Ироничные французы последующих поколений в полном соответствии со своим национальным характером не упускали случая сказать нечто нелицеприятное про Клода Никола Леду, известного архитектора XVIII века. В его активе не было парижской площади, получившей название Согласия, созданной по проекту знаменитого архитектора Габриеля. Ему не удалось построить что-то, похожее на будущий Пантеон его современника Суфло. Обе эти парижские достопримечательности с успехом дожили до наших дней, а их авторы вошли в историю не только французской архитектуры. От осуществленного же Леду, их современником, не менее легендарным, чем они, остались только руины зданий и слава человека, который катастрофически не совпадал со временем и обстоятельствами.
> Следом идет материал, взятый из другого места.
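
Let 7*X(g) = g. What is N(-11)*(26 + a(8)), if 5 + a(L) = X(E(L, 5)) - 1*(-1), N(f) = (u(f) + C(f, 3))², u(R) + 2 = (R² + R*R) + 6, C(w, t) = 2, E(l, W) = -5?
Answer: 9164096/7 ≈ 1.3092e+6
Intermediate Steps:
X(g) = g/7
u(R) = 4 + 2*R² (u(R) = -2 + ((R² + R*R) + 6) = -2 + ((R² + R²) + 6) = -2 + (2*R² + 6) = -2 + (6 + 2*R²) = 4 + 2*R²)
N(f) = (6 + 2*f²)² (N(f) = ((4 + 2*f²) + 2)² = (6 + 2*f²)²)
a(L) = -33/7 (a(L) = -5 + ((⅐)*(-5) - 1*(-1)) = -5 + (-5/7 + 1) = -5 + 2/7 = -33/7)
N(-11)*(26 + a(8)) = (4*(3 + (-11)²)²)*(26 - 33/7) = (4*(3 + 121)²)*(149/7) = (4*124²)*(149/7) = (4*15376)*(149/7) = 61504*(149/7) = 9164096/7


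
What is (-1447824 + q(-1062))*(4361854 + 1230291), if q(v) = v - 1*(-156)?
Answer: -8101508225850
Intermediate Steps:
q(v) = 156 + v (q(v) = v + 156 = 156 + v)
(-1447824 + q(-1062))*(4361854 + 1230291) = (-1447824 + (156 - 1062))*(4361854 + 1230291) = (-1447824 - 906)*5592145 = -1448730*5592145 = -8101508225850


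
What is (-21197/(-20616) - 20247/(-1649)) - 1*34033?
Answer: -68030950051/1999752 ≈ -34020.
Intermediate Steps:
(-21197/(-20616) - 20247/(-1649)) - 1*34033 = (-21197*(-1/20616) - 20247*(-1/1649)) - 34033 = (21197/20616 + 1191/97) - 34033 = 26609765/1999752 - 34033 = -68030950051/1999752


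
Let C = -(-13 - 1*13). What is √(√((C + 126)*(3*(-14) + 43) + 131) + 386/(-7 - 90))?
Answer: √(-37442 + 9409*√283)/97 ≈ 3.5837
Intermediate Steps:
C = 26 (C = -(-13 - 13) = -1*(-26) = 26)
√(√((C + 126)*(3*(-14) + 43) + 131) + 386/(-7 - 90)) = √(√((26 + 126)*(3*(-14) + 43) + 131) + 386/(-7 - 90)) = √(√(152*(-42 + 43) + 131) + 386/(-97)) = √(√(152*1 + 131) + 386*(-1/97)) = √(√(152 + 131) - 386/97) = √(√283 - 386/97) = √(-386/97 + √283)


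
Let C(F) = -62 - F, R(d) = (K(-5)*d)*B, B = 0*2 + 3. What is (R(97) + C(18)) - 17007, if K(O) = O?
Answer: -18542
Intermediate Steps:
B = 3 (B = 0 + 3 = 3)
R(d) = -15*d (R(d) = -5*d*3 = -15*d)
(R(97) + C(18)) - 17007 = (-15*97 + (-62 - 1*18)) - 17007 = (-1455 + (-62 - 18)) - 17007 = (-1455 - 80) - 17007 = -1535 - 17007 = -18542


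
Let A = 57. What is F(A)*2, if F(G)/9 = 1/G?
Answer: 6/19 ≈ 0.31579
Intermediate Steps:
F(G) = 9/G
F(A)*2 = (9/57)*2 = (9*(1/57))*2 = (3/19)*2 = 6/19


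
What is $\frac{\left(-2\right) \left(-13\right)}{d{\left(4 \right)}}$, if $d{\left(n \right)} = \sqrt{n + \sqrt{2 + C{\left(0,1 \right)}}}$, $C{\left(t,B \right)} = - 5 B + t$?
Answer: $\frac{26}{\sqrt{4 + i \sqrt{3}}} \approx 12.194 - 2.5268 i$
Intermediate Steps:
$C{\left(t,B \right)} = t - 5 B$
$d{\left(n \right)} = \sqrt{n + i \sqrt{3}}$ ($d{\left(n \right)} = \sqrt{n + \sqrt{2 + \left(0 - 5\right)}} = \sqrt{n + \sqrt{2 - 5}} = \sqrt{n + \sqrt{-3}} = \sqrt{n + i \sqrt{3}}$)
$\frac{\left(-2\right) \left(-13\right)}{d{\left(4 \right)}} = \frac{\left(-2\right) \left(-13\right)}{\sqrt{4 + i \sqrt{3}}} = \frac{26}{\sqrt{4 + i \sqrt{3}}}$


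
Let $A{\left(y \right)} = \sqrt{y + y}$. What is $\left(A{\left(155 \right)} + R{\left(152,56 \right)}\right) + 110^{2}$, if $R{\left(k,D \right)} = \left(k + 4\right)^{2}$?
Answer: $36436 + \sqrt{310} \approx 36454.0$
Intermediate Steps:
$R{\left(k,D \right)} = \left(4 + k\right)^{2}$
$A{\left(y \right)} = \sqrt{2} \sqrt{y}$ ($A{\left(y \right)} = \sqrt{2 y} = \sqrt{2} \sqrt{y}$)
$\left(A{\left(155 \right)} + R{\left(152,56 \right)}\right) + 110^{2} = \left(\sqrt{2} \sqrt{155} + \left(4 + 152\right)^{2}\right) + 110^{2} = \left(\sqrt{310} + 156^{2}\right) + 12100 = \left(\sqrt{310} + 24336\right) + 12100 = \left(24336 + \sqrt{310}\right) + 12100 = 36436 + \sqrt{310}$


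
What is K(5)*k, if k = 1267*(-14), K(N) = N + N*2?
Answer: -266070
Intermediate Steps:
K(N) = 3*N (K(N) = N + 2*N = 3*N)
k = -17738
K(5)*k = (3*5)*(-17738) = 15*(-17738) = -266070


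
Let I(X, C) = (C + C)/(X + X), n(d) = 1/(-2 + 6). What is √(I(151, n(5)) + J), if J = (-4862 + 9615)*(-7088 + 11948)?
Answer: √2106774094471/302 ≈ 4806.2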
Если попытаться одним словом определить творчество и биографию Клода Никола Леду, слово это будет — парадокс. Он создает мрачноватое здание тюрьмы в одном из французских городов — и во время Великой Французской революции сам оказывается в заключении. Ему удается построить здание театра оригинальной формы — почти через двести лет после завершения строительства оно уничтожено пожаром и не подлежит восстановлению. Ему заказывают построить город у соляных рудников в местечке Шо и таможенные заставы в Париже. Он с энтузиазмом берется за реализацию уникальных и неординарных для своего времени замыслов, но по разным причинам они остаются незавершенными.
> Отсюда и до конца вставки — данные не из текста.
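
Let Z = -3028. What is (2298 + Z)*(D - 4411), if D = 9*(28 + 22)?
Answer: 2891530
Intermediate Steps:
D = 450 (D = 9*50 = 450)
(2298 + Z)*(D - 4411) = (2298 - 3028)*(450 - 4411) = -730*(-3961) = 2891530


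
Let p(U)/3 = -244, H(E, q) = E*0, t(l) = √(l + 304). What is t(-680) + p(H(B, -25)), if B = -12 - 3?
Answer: -732 + 2*I*√94 ≈ -732.0 + 19.391*I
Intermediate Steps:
t(l) = √(304 + l)
B = -15
H(E, q) = 0
p(U) = -732 (p(U) = 3*(-244) = -732)
t(-680) + p(H(B, -25)) = √(304 - 680) - 732 = √(-376) - 732 = 2*I*√94 - 732 = -732 + 2*I*√94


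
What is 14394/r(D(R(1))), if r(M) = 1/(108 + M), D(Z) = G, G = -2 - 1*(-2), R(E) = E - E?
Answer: 1554552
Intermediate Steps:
R(E) = 0
G = 0 (G = -2 + 2 = 0)
D(Z) = 0
14394/r(D(R(1))) = 14394/(1/(108 + 0)) = 14394/(1/108) = 14394*108 = 1554552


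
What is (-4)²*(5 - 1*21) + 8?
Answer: -248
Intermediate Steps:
(-4)²*(5 - 1*21) + 8 = 16*(5 - 21) + 8 = 16*(-16) + 8 = -256 + 8 = -248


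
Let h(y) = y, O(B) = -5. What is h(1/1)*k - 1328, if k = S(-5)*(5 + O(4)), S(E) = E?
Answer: -1328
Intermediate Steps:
k = 0 (k = -5*(5 - 5) = -5*0 = 0)
h(1/1)*k - 1328 = 0/1 - 1328 = 1*0 - 1328 = 0 - 1328 = -1328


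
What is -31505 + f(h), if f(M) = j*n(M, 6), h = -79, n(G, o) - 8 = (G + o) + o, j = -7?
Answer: -31092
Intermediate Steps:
n(G, o) = 8 + G + 2*o (n(G, o) = 8 + ((G + o) + o) = 8 + (G + 2*o) = 8 + G + 2*o)
f(M) = -140 - 7*M (f(M) = -7*(8 + M + 2*6) = -7*(8 + M + 12) = -7*(20 + M) = -140 - 7*M)
-31505 + f(h) = -31505 + (-140 - 7*(-79)) = -31505 + (-140 + 553) = -31505 + 413 = -31092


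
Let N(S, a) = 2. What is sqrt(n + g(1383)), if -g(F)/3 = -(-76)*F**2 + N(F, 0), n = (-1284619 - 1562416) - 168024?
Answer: I*sqrt(439108157) ≈ 20955.0*I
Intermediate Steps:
n = -3015059 (n = -2847035 - 168024 = -3015059)
g(F) = -6 - 228*F**2 (g(F) = -3*(-(-76)*F**2 + 2) = -3*(76*F**2 + 2) = -3*(2 + 76*F**2) = -6 - 228*F**2)
sqrt(n + g(1383)) = sqrt(-3015059 + (-6 - 228*1383**2)) = sqrt(-3015059 + (-6 - 228*1912689)) = sqrt(-3015059 + (-6 - 436093092)) = sqrt(-3015059 - 436093098) = sqrt(-439108157) = I*sqrt(439108157)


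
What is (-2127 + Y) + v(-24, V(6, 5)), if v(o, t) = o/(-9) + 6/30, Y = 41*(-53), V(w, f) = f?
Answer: -64457/15 ≈ -4297.1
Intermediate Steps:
Y = -2173
v(o, t) = ⅕ - o/9 (v(o, t) = o*(-⅑) + 6*(1/30) = -o/9 + ⅕ = ⅕ - o/9)
(-2127 + Y) + v(-24, V(6, 5)) = (-2127 - 2173) + (⅕ - ⅑*(-24)) = -4300 + (⅕ + 8/3) = -4300 + 43/15 = -64457/15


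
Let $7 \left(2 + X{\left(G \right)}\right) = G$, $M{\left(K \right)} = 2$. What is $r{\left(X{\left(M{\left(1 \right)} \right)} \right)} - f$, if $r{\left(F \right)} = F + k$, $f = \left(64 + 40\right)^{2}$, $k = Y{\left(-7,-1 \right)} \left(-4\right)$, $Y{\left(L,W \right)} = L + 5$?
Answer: $- \frac{75668}{7} \approx -10810.0$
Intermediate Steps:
$Y{\left(L,W \right)} = 5 + L$
$k = 8$ ($k = \left(5 - 7\right) \left(-4\right) = \left(-2\right) \left(-4\right) = 8$)
$X{\left(G \right)} = -2 + \frac{G}{7}$
$f = 10816$ ($f = 104^{2} = 10816$)
$r{\left(F \right)} = 8 + F$ ($r{\left(F \right)} = F + 8 = 8 + F$)
$r{\left(X{\left(M{\left(1 \right)} \right)} \right)} - f = \left(8 + \left(-2 + \frac{1}{7} \cdot 2\right)\right) - 10816 = \left(8 + \left(-2 + \frac{2}{7}\right)\right) - 10816 = \left(8 - \frac{12}{7}\right) - 10816 = \frac{44}{7} - 10816 = - \frac{75668}{7}$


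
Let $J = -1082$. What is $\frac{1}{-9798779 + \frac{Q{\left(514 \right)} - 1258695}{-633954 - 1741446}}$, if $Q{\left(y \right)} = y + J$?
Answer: $- \frac{2375400}{23276018377337} \approx -1.0205 \cdot 10^{-7}$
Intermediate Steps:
$Q{\left(y \right)} = -1082 + y$ ($Q{\left(y \right)} = y - 1082 = -1082 + y$)
$\frac{1}{-9798779 + \frac{Q{\left(514 \right)} - 1258695}{-633954 - 1741446}} = \frac{1}{-9798779 + \frac{\left(-1082 + 514\right) - 1258695}{-633954 - 1741446}} = \frac{1}{-9798779 + \frac{-568 - 1258695}{-2375400}} = \frac{1}{-9798779 - - \frac{1259263}{2375400}} = \frac{1}{-9798779 + \frac{1259263}{2375400}} = \frac{1}{- \frac{23276018377337}{2375400}} = - \frac{2375400}{23276018377337}$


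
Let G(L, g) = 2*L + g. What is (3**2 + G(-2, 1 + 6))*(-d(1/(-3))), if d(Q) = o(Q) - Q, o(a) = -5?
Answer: 56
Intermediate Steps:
G(L, g) = g + 2*L
d(Q) = -5 - Q
(3**2 + G(-2, 1 + 6))*(-d(1/(-3))) = (3**2 + ((1 + 6) + 2*(-2)))*(-(-5 - 1/(-3))) = (9 + (7 - 4))*(-(-5 - 1*(-1/3))) = (9 + 3)*(-(-5 + 1/3)) = 12*(-1*(-14/3)) = 12*(14/3) = 56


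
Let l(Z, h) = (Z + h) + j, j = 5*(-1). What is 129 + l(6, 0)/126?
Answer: 16255/126 ≈ 129.01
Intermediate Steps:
j = -5
l(Z, h) = -5 + Z + h (l(Z, h) = (Z + h) - 5 = -5 + Z + h)
129 + l(6, 0)/126 = 129 + (-5 + 6 + 0)/126 = 129 + 1*(1/126) = 129 + 1/126 = 16255/126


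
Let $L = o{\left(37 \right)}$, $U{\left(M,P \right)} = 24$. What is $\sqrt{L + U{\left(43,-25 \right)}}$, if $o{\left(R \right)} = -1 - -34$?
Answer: $\sqrt{57} \approx 7.5498$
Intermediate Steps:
$o{\left(R \right)} = 33$ ($o{\left(R \right)} = -1 + 34 = 33$)
$L = 33$
$\sqrt{L + U{\left(43,-25 \right)}} = \sqrt{33 + 24} = \sqrt{57}$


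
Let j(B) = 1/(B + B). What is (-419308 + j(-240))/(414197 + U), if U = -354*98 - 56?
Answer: -201267841/182135520 ≈ -1.1050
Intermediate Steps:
j(B) = 1/(2*B)
U = -34748 (U = -34692 - 56 = -34748)
(-419308 + j(-240))/(414197 + U) = (-419308 + (½)/(-240))/(414197 - 34748) = (-419308 + (½)*(-1/240))/379449 = (-419308 - 1/480)*(1/379449) = -201267841/480*1/379449 = -201267841/182135520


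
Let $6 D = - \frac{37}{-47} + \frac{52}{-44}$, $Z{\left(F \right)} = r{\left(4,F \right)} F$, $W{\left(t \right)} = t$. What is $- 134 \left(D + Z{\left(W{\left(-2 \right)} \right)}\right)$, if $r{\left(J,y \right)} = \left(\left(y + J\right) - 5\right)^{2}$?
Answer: $\frac{1251560}{517} \approx 2420.8$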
Френк Ллойд Райт «Дом над водопадом». 1934 год
Дело здесь отнюдь не сводится к тому, что в обоих случаях окончанию строительства помешала революция, которая изменила приоритеты во всем, в том числе и в архитектуре. Французам, пережившим бурные годы революционных перемен, с одной стороны, в творчестве Леду импонировали простота и четкость замысла, с другой — этот аскетизм художественного мышления зодчего эпохи классицизма в чем-то мешал. Новое время требовало мощного и тожественного прославления. Идеи архитектора оказались поразительно несвоевременны: Леду планировал строить здания в античном вкусе со всей их строгостью и державной холодностью. Когда признание получала роскошь, ему хотелось во всем отказаться от декора, сведя возможное разнообразие к простым и ясным формам. Буквами в предлагаемом им алфавите искусства были круг и квадрат, чем воспользовались в начале прошедшего века авангардисты, и прежде всего кубисты, со всеми их поисками первооснов всего сущего.
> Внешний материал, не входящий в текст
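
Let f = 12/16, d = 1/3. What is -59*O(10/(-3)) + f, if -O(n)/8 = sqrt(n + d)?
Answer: 3/4 + 472*I*sqrt(3) ≈ 0.75 + 817.53*I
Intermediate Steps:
d = 1/3 ≈ 0.33333
O(n) = -8*sqrt(1/3 + n) (O(n) = -8*sqrt(n + 1/3) = -8*sqrt(1/3 + n))
f = 3/4 (f = 12*(1/16) = 3/4 ≈ 0.75000)
-59*O(10/(-3)) + f = -(-472)*sqrt(3 + 9*(10/(-3)))/3 + 3/4 = -(-472)*sqrt(3 + 9*(10*(-1/3)))/3 + 3/4 = -(-472)*sqrt(3 + 9*(-10/3))/3 + 3/4 = -(-472)*sqrt(3 - 30)/3 + 3/4 = -(-472)*sqrt(-27)/3 + 3/4 = -(-472)*3*I*sqrt(3)/3 + 3/4 = -(-472)*I*sqrt(3) + 3/4 = 472*I*sqrt(3) + 3/4 = 3/4 + 472*I*sqrt(3)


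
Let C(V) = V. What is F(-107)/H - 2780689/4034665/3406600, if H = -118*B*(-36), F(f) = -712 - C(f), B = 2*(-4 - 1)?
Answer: 207882454966907/14596648155918000 ≈ 0.014242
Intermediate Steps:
B = -10 (B = 2*(-5) = -10)
F(f) = -712 - f
H = -42480 (H = -118*(-10)*(-36) = 1180*(-36) = -42480)
F(-107)/H - 2780689/4034665/3406600 = (-712 - 1*(-107))/(-42480) - 2780689/4034665/3406600 = (-712 + 107)*(-1/42480) - 2780689*1/4034665*(1/3406600) = -605*(-1/42480) - 2780689/4034665*1/3406600 = 121/8496 - 2780689/13744489789000 = 207882454966907/14596648155918000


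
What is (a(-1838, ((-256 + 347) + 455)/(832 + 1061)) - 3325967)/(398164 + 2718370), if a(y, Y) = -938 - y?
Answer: -3325067/3116534 ≈ -1.0669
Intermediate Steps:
(a(-1838, ((-256 + 347) + 455)/(832 + 1061)) - 3325967)/(398164 + 2718370) = ((-938 - 1*(-1838)) - 3325967)/(398164 + 2718370) = ((-938 + 1838) - 3325967)/3116534 = (900 - 3325967)*(1/3116534) = -3325067*1/3116534 = -3325067/3116534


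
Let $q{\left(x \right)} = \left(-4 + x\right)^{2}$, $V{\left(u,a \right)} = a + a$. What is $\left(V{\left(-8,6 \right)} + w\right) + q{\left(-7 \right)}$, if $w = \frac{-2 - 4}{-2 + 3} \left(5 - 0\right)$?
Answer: $103$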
Леду воспринимал архитектуру как средство воспитания граждан, в чем было больше от поэзии и желаемого, чем от действительного. (Хотя Иосиф Бродский писал, что архитектура петербургских зданий рассказала ему об истории и культуре больше, чем школьные учебники.) Во времена Леду занятие архитектурой было чисто практическим. Само понятие «бумажная архитектура», которое появилось в СССР во второй половине двадцатого века, Леду воспринял бы даже не как парадокс, а как настоящий нонсенс. Между тем по сути своего темперамента и отношения к зодчеству Клод Никола Леду был по призванию архитектором именно «бумажным». Практически все главные его идеи со временем были блистательно осуществлены в Старом и Новом Свете. Хрестоматийный пример — «Дом над водопадом» американского архитектора Райта (1936 год) — явная аллюзия на Дом директора источников в городе Шо, придуманный Леду. А ставший классикой модернизма Музей Гуггенхейма того же Райта в Нью-Йорке — овеществленная метафора мысли Леду о круге и квадрате, как и о том, что всем должно в архитектуре править «простое движение циркуля». И разве странноватый в своей безжизненности город Чандигарх в Индии, в осуществлении которого принимал самое активное участие Корбюзье, не стал парафразой города-парка, идеального города Леду, который ему хотелось возвести рядом с рудником, где добывали обычную соль? И таких примеров можно привести множество.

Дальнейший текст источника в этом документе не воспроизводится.